I.1. asal-usul perkembangan konsep

Konsep pria berwibawa atau Big Man yang di gunakan oleh para ahli antropologi untuk menamakan para pemimpin politik tradisional di daerah – daerah kebudayaan Oseania, khususnya di Melanesia, sesungguhnya berasal dari terjemahan bebas terhadap istilah-istilah lokal yang digunakan oleh penduduk setempat untuk menamakan orang-orang penting dalam masyarakatnya sendiri. Karangan yang membahas sejarah pemakaian konsep tersebut, di tulis oleh L. Lindstrom (1981:900-905), menunjukkan bahwa sejarah perkembangan kata Big Man dari vokabuleri sehari-hari menjadi konsep ilmiah mengalami suatu peoses yang lama. Selama abad ke-19 dan sampai pertengahan abad ke-20, para peneliti di daerah kepulauan Melanesia selalu menggunakan konsep chief, penghulu atau kepala suku, untuk menamakan para pemimpin pada masyarakat yang mereka deskripsikan.

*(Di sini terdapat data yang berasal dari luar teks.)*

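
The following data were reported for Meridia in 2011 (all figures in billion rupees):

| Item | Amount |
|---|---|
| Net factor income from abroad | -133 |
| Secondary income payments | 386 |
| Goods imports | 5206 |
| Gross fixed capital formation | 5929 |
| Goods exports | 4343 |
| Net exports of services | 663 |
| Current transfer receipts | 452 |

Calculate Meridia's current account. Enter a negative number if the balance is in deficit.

Goods balance = 4343 - 5206 = -863
Services balance = 663
Trade balance (goods + services) = -863 + 663 = -200
Net primary income = -133
Net secondary income = 452 - 386 = 66
Current account = -200 + (-133) + 66 = -267

-267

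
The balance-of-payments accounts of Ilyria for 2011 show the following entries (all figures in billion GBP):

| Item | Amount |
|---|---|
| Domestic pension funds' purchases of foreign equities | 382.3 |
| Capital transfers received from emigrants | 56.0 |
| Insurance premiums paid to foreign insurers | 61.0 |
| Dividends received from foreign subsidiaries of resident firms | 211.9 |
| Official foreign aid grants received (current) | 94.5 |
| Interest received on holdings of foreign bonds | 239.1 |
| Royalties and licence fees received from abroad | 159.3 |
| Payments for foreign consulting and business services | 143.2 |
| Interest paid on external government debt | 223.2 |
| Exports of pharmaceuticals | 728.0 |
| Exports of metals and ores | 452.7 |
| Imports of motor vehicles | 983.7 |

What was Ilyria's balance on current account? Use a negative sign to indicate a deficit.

474.4

Goods: 728.0 - 983.7 + 452.7 = 197.0
Services: 159.3 - 143.2 - 61.0 = -44.9
Primary income: 211.9 + 239.1 - 223.2 = 227.8
Secondary income: 94.5
Current account = 197.0 + (-44.9) + 227.8 + 94.5 = 474.4
(Excluded from the current account — financial account: domestic pension funds' purchases of foreign equities 382.3; capital account: capital transfers received from emigrants 56.0.)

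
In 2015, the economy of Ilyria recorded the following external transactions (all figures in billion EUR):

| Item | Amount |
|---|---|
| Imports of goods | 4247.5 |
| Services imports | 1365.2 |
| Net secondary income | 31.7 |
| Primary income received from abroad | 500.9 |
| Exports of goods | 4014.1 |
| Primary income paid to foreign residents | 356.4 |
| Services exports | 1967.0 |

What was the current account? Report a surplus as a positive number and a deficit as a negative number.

544.6

Goods balance = 4014.1 - 4247.5 = -233.4
Services balance = 1967.0 - 1365.2 = 601.8
Trade balance (goods + services) = -233.4 + 601.8 = 368.4
Net primary income = 500.9 - 356.4 = 144.5
Net secondary income = 31.7
Current account = 368.4 + 144.5 + 31.7 = 544.6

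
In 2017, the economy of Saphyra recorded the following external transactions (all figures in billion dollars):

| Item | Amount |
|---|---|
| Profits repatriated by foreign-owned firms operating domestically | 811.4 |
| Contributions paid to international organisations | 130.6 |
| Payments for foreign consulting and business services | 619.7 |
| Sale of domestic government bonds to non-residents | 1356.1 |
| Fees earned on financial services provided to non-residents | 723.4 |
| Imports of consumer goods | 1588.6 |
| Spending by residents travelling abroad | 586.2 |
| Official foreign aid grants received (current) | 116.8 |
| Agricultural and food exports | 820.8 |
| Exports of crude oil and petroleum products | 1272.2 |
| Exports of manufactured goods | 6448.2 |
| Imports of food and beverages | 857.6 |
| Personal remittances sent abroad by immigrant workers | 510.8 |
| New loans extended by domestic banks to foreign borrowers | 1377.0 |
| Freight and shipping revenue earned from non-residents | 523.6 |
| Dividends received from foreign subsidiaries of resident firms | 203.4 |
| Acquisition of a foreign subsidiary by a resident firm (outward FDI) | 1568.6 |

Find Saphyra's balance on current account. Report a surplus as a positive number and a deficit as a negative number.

Goods: 820.8 - 1588.6 - 857.6 + 6448.2 + 1272.2 = 6095.0
Services: -619.7 - 586.2 + 723.4 + 523.6 = 41.1
Primary income: 203.4 - 811.4 = -608.0
Secondary income: -130.6 + 116.8 - 510.8 = -524.6
Current account = 6095.0 + 41.1 + (-608.0) + (-524.6) = 5003.5
(Excluded from the current account — financial account: sale of domestic government bonds to non-residents 1356.1, new loans extended by domestic banks to foreign borrowers 1377.0, acquisition of a foreign subsidiary by a resident firm (outward FDI) 1568.6.)

5003.5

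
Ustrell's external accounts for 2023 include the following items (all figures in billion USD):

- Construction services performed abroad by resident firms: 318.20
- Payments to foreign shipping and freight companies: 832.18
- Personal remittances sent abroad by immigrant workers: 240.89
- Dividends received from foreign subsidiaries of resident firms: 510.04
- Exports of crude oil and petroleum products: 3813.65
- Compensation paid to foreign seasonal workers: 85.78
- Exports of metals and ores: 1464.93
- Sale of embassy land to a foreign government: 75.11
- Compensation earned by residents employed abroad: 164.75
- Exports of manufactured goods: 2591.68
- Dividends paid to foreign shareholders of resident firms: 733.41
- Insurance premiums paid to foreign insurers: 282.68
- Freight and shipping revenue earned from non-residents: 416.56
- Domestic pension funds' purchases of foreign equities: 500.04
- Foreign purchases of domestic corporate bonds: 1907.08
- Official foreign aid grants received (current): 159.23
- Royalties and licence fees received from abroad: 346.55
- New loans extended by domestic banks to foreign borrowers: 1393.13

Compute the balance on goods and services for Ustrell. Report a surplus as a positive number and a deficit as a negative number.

Goods: 3813.65 + 2591.68 + 1464.93 = 7870.26
Services: -832.18 + 346.55 - 282.68 + 416.56 + 318.20 = -33.55
Trade balance = 7870.26 + (-33.55) = 7836.71
(Excluded from the trade balance — secondary income: personal remittances sent abroad by immigrant workers 240.89, official foreign aid grants received (current) 159.23; primary income: dividends received from foreign subsidiaries of resident firms 510.04, compensation paid to foreign seasonal workers 85.78, compensation earned by residents employed abroad 164.75, dividends paid to foreign shareholders of resident firms 733.41; capital account: sale of embassy land to a foreign government 75.11; financial account: domestic pension funds' purchases of foreign equities 500.04, foreign purchases of domestic corporate bonds 1907.08, new loans extended by domestic banks to foreign borrowers 1393.13.)

7836.71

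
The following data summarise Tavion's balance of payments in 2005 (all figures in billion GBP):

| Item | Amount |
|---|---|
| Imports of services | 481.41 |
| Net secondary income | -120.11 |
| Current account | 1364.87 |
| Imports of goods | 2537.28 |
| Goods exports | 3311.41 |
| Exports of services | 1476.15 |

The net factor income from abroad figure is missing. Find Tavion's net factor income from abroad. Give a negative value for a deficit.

Current account = goods balance + services balance + net primary income + net secondary income
Sum of the known components = 1648.76
Net factor income from abroad = CA - (known components) = 1364.87 - 1648.76 = -283.89

-283.89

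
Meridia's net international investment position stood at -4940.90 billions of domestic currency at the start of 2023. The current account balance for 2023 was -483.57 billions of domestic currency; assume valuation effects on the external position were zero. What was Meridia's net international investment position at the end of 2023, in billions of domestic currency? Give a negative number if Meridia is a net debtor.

-5424.47

With no valuation effects, change in NIIP = current account = -483.57
End-of-year NIIP = -4940.90 + (-483.57) = -5424.47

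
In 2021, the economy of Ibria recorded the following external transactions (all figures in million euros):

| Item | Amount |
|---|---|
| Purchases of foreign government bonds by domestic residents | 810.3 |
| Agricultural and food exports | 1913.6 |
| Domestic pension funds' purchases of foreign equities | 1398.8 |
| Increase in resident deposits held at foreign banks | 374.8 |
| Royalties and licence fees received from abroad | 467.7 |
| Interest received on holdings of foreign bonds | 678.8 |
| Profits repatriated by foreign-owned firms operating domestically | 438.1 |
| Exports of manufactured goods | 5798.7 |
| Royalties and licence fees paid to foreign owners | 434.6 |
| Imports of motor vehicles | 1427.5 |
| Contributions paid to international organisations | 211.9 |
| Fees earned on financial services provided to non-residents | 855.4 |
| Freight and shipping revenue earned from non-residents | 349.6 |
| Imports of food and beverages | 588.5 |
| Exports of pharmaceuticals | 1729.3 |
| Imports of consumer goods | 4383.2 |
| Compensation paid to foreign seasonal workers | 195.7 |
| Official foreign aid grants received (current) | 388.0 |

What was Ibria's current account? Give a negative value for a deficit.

Goods: -4383.2 + 1729.3 + 5798.7 - 588.5 - 1427.5 + 1913.6 = 3042.4
Services: 855.4 + 349.6 - 434.6 + 467.7 = 1238.1
Primary income: -195.7 + 678.8 - 438.1 = 45.0
Secondary income: -211.9 + 388.0 = 176.1
Current account = 3042.4 + 1238.1 + 45.0 + 176.1 = 4501.6
(Excluded from the current account — financial account: purchases of foreign government bonds by domestic residents 810.3, domestic pension funds' purchases of foreign equities 1398.8, increase in resident deposits held at foreign banks 374.8.)

4501.6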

Konsep chief itu kemudian tidak digunakan lagi oleh karena makna yang terkandung di dalam konsep tersebut tidak tercermin dalam system kepemimpinan banyak masyarakat di Melanesia dan di gantikan dengan berbagai konsep lain, misalnya influential man (Powdermarker 1944:41), Head Man (Williams 1936:236; Hogbin 1952: Index; 1964:62; Belshaw 1954: 108; Pospisil 1963:48), Center Man (Hogbin 1939:62), strong Man (Bendt 1969:335; Du Toit 1975:385), manager (Burridge 1969:38, 1975; Scheffler 1965:22), magnate (Chowing and Goodenough 1965-66:454), Direktor atau executive (Salisbury 1964:236), dan tentusaja big man. Pada tahun 1950-an dan 1960-an, terjadi persaingan antara istilah-istilah tersebut untuk mendapat tempat dalam khazanah istilah ahli antropologi dan dalam situasi persaingan itulah lambat laun muncul istilah big man sebagai konsep tipikal antropologi yang diterima secara luas untuk menandakan suatu tipe atau system kepemimpinan yang cirri-ciri dasarnya berlawanan dengan cirri-ciri dasar pada system kepemimpinan chief.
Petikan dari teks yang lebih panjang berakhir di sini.